Wie Röpke, so bot der Publizist Dirk Laabs eine ganze Liste möglicher Untersuchungskomplexe an. Er befasste sich unter anderem mit Vertuschungsaktionen beim Bundesamt für Verfassungsschutz. Einige in der vergangenen Legislaturperiode als Zeugen gehörte Verantwortliche hätten den Ausschuss nachweislich belogen.

Die Darstellungen der geladenen Arbeitskreisleiter der Innenministerkonferenz - einer vertrat den Polizei-, der andere den Verfassungsschutzbereich - boten sich gleichfalls als Gründe zur weiteren parlamentarischen Aufarbeitung an. Fazit der Beamten: Alle Lehren aus dem NSU-Aufklärungsversagen wurden gezogen.

Bei diesen Beschönigungen musste nicht nur Barbara John sichtlich an sich halten. Sie sieht weiter ein großes Defizit beim Thema Bekämpfung des Rechtsextremismus und meinte: »Haltungen verändere man nicht durch Predigten oder Empfehlungen.« Die verantwortliche Funktionselite habe noch lange nicht begriffen, dass es nicht darum gehe, den Staat zu schützen, sondern Menschen.

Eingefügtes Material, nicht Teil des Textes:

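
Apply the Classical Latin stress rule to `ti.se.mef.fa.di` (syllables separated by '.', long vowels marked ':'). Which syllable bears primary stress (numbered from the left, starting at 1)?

3

Classical Latin: stress the penult if heavy (long vowel or closed), else the antepenult.
Weights: 3 mef H, 4 fa L, 5 di L.
The penult (syllable 4, fa) is light, so stress falls on the antepenult (syllable 3, mef).
Stress on syllable 3: ti.se.ˈmef.fa.di.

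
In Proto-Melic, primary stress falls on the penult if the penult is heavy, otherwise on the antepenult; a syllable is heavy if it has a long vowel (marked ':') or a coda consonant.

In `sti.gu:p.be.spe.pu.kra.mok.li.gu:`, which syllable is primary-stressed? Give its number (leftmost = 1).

Weights: 7 mok H, 8 li L, 9 gu: H.
The penult (syllable 8, li) is light, so stress falls on the antepenult (syllable 7, mok).
Primary stress: syllable 7 → sti.gu:p.be.spe.pu.kra.ˈmok.li.gu:.

7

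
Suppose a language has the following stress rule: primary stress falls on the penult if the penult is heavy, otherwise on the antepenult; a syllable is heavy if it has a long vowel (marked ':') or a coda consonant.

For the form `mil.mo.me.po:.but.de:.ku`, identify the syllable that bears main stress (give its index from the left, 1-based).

Weights: 5 but H, 6 de: H, 7 ku L.
The penult (syllable 6, de:) is heavy, so it takes stress.
Primary stress: syllable 6 → mil.mo.me.po:.but.ˈde:.ku.

6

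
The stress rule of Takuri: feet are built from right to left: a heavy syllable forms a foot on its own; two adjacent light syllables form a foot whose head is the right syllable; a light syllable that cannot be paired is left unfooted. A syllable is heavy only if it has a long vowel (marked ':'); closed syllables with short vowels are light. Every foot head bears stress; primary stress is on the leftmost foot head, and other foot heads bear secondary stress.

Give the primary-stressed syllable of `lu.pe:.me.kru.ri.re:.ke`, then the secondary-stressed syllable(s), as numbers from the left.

Weights: 1 lu L, 2 pe: H, 3 me L, 4 kru L, 5 ri L, 6 re: H, 7 ke L.
Parse right to left (heavy = foot alone; LL = one foot; stranded L unfooted): lu (ˈpe:) me (kru.ˈri) (ˈre:) ke.
Foot heads: 2, 5, 6.
Primary stress on the leftmost head = syllable 2.
Secondary stress on 5, 6: lu.ˈpe:.me.kru.ˌri.ˌre:.ke.

primary 2, secondary 5, 6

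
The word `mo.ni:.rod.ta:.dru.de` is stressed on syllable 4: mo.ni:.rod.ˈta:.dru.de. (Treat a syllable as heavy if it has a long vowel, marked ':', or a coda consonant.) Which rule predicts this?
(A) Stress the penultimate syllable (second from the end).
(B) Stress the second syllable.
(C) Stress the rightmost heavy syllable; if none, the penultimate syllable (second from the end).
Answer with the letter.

C

Rule A → syllable 5 (observed: 4).
Rule B → syllable 2 (observed: 4).
Rule C → syllable 4 ✓.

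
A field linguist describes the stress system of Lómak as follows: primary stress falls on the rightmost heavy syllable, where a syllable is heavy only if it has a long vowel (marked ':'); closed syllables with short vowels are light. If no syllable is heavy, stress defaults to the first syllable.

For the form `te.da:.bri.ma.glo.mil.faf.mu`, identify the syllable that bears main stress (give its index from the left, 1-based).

2

Weights: 1 te L, 2 da: H, 3 bri L, 4 ma L, 5 glo L, 6 mil L, 7 faf L, 8 mu L.
Heavy syllables in the domain: 2. The rightmost is syllable 2 (da:).
Primary stress: syllable 2 → te.ˈda:.bri.ma.glo.mil.faf.mu.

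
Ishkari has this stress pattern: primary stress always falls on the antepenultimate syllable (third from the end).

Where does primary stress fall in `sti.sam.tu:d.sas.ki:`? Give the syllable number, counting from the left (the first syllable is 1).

The word has 5 syllables; the antepenultimate syllable (third from the end) is syllable 3 (tu:d).
Primary stress: syllable 3 → sti.sam.ˈtu:d.sas.ki:.

3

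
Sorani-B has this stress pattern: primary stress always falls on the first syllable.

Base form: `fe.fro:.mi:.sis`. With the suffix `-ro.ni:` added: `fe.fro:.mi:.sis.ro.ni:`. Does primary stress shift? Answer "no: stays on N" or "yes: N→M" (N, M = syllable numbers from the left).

no: stays on 1

Base `fe.fro:.mi:.sis` (4 syllables):
  The word has 4 syllables; the first syllable is syllable 1 (fe).
  → primary stress on syllable 1.
Suffixed `fe.fro:.mi:.sis.ro.ni:` (6 syllables):
  The word has 6 syllables; the first syllable is syllable 1 (fe).
  → primary stress on syllable 1.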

Zustimmendes und auch nachdenkliches Nicken bei den Ausschussmitgliedern. Der Vorsitzende Clemens Binninger (CDU) warnte am rande der Befragung nachdrücklich, dass das Gefahrenpotenzial durch den Rechtsextremismus »heute noch höher als vor einigen Jahren« sei. Kernsatz des gelernten Polizisten: Die Lage »ist sehr gefährlich und brisant«.